Application in Automated Construction (Machine Guidance)
RTK-GNSS plays a crucial role in automated construction systems such as machine guidance and machine control, which have been widely adopted in recent years. By equipping heavy machinery like bulldozers and excavators with GNSS receivers and sensors, the position and height of the machines can be controlled in real-time, eliminating the need for manual surveying or setting up reference points. These GNSS receivers, mounted on construction machinery, need to perform high-precision positioning while constantly moving, which is why dual-frequency RTK receivers are almost always used. With dual-frequency RTK, the machinery can quickly re-converge even if there is some instability or temporary satellite obstruction, minimizing interruptions to the work. For example, during excavation work, GNSS can continuously adjust the blade height, directly improving finish precision and reducing the need for rework. In automated construction sites, the stable operation of RTK is directly linked to productivity, making reliable dual-frequency RTK systems indispensable.

​

Utilization and Benefits of LRTK
LRTK is an all-in-one RTK-GNSS receiver that integrates the antenna, battery, and radio into a single compact design. On-site, RTK positioning can be initiated with just a smartphone and the LRTK device, significantly simplifying the complex equipment connections and wiring previously required. Its rugged and compact housing provides excellent portability and durability, making it reliable for use even in harsh outdoor environments. Of course, it supports L1/L2 dual frequencies, enabling fast initialization and stable centimeter-level positioning. Additionally, it is compatible with the CLAS (Centimeter Level Augmentation Service) reinforcement signal from Japan’s Quasi-Zenith Satellite System, allowing real-time positioning with correction data from satellites, even in mountainous areas or remote islands without internet access. While traditional RTK equipment required setting up a base station and ensuring communication infrastructure, LRTK greatly alleviates these constraints.

​

The main benefits of implementing LRTK are summarized as follows:

• Dual Frequency RTK Support – By receiving both L1 and L2 frequencies, LRTK offers significantly faster Fix acquisition and enhanced positioning stability compared to traditional systems. It can be confidently applied to precision-focused surveying and automated construction, directly improving on-site productivity.

• All-in-One Integrated System – By integrating the antenna, receiver, battery, and wireless communication into a single device, LRTK simplifies the equipment configuration.
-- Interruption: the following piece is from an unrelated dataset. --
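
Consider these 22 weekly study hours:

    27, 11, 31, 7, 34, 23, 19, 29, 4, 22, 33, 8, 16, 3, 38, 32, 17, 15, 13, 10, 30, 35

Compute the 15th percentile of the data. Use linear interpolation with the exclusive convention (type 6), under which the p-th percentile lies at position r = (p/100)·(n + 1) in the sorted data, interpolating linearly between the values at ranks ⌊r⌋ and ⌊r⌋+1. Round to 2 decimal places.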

This reduces the time spent on bringing equipment to the site and setting it up, allowing anyone to easily start RTK positioning. The wireless design eliminates the need for cable connections, preventing issues such as disconnection during operations.

• Augmentation Service Compatibility – LRTK can operate without the need for a dedicated base station, as it is compatible with satellite augmentation signals like CLAS and VRS networks. It can achieve centimeter-level accuracy independently in areas with no communication coverage and is useful for continuous wide-area positioning or as a backup in emergencies.

• Increased On-Site Efficiency – LRTK is easy to use with an intuitive smartphone app, requiring no specialized knowledge. Positioning data can be shared and utilized instantly through cloud integration. It also includes tilt correction functionality, allowing accurate point coordinates to be obtained even with tilted poles, making surveying over obstacles smoother. Overall, LRTK significantly improves the workflow in surveying and construction sites, helping to address manpower shortages and reduce work time.